We spent a good deal of time trying to get a decent view of the striking Scale-feathered Malkoha. One of them teased us for 30 minutes, skulking about the forest canopy on Mt. Makiling. The following morning, we were surprised and delighted to find another more cooperative subject right in town.
The gardens and forests in town attract all sorts of birdlife, including this Yellow-wattled Bulbul.
As night descended in the town of Los Baños, owls like this Luzon Boobook were just starting their day.
Away from town, the farms and rice paddies provide a different kind of habitat, attracting birds like this Paddyfield Pipit, who stopped to take a dust-bath in the road.
Blue-tailed Bee-eaters kept watch from wires above the fields.
This Philippine Blue-flycatcher wasn’t shy at all – it entertained us with a song, providing a close-up view.
Back in a forest canyon just outside of town, we spent a good deal of time tracking-down this Northern Indigo-banded Kingfisher. This shy little bird likes to perch on rocks just above bits of still water, where it hunts for small fish.
After this, it was time to head back to Manila, the airport and eventually home. This trip was quick but rewarding. I learned so much not only about the birds of the Philippines, but the land, the people and the culture. Nick and I spent a lot of time talking about all sorts of subjects. He has a passion for what he does, and an almost magical ability to pick-out the subtlest signs of a bird nearby. Often I was almost bewildered as he pointed to a shadowy spot high in the canopy “There’s the bird, on that branch behind the leaves”. I felt like a novice in comparison, as it sometimes took me too long to follow along. But sure enough, the bird was inevitably there. Nick has also put in a lot of time and effort toward saving some of the Philippines most endangered species, like the Sulu Hornbill. Only about 50 of these birds remain in the dwindling forests of the remote southern island of Tawi Tawi. Nick is working hard to help install nesting boxes high on the trunks of the remaining trees. It’s difficult and laborious work, but necessary if there is to be a future for this fragile species.
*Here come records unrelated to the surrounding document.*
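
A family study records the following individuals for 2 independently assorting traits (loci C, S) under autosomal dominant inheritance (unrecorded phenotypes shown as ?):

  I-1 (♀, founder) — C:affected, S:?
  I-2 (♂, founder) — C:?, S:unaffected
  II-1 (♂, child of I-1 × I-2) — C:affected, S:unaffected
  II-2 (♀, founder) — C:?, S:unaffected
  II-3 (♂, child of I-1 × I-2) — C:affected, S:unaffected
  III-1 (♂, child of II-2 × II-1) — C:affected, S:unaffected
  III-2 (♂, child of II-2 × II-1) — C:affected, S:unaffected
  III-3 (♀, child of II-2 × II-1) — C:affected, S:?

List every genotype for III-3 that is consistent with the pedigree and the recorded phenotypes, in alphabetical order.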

In total, I saw 80 new species, and was able to photograph about 50 of them. The photography slowed-down the birding a bit, as I often needed time to linger on a subject, rather than running to the next location and racking-up sightings or “ticks”. For a more complete list of sightings and photos, you can see my eBird profile here. Just click through the links to see more photographs and checklists.
I hope to return to the Philippines and explore other habitats and additional islands. These birds face so many pressures, from expanding human presence to climatic changes and more. Most people go about their days unaware of these fascinating colorful companions sharing the landscape with us. Yet, they are there, coping with the world we leave for them, and doing their best to survive alongside us. I hope that simply by raising awareness of their presence in a blog post like this, I can make a small contribution toward helping their future survival.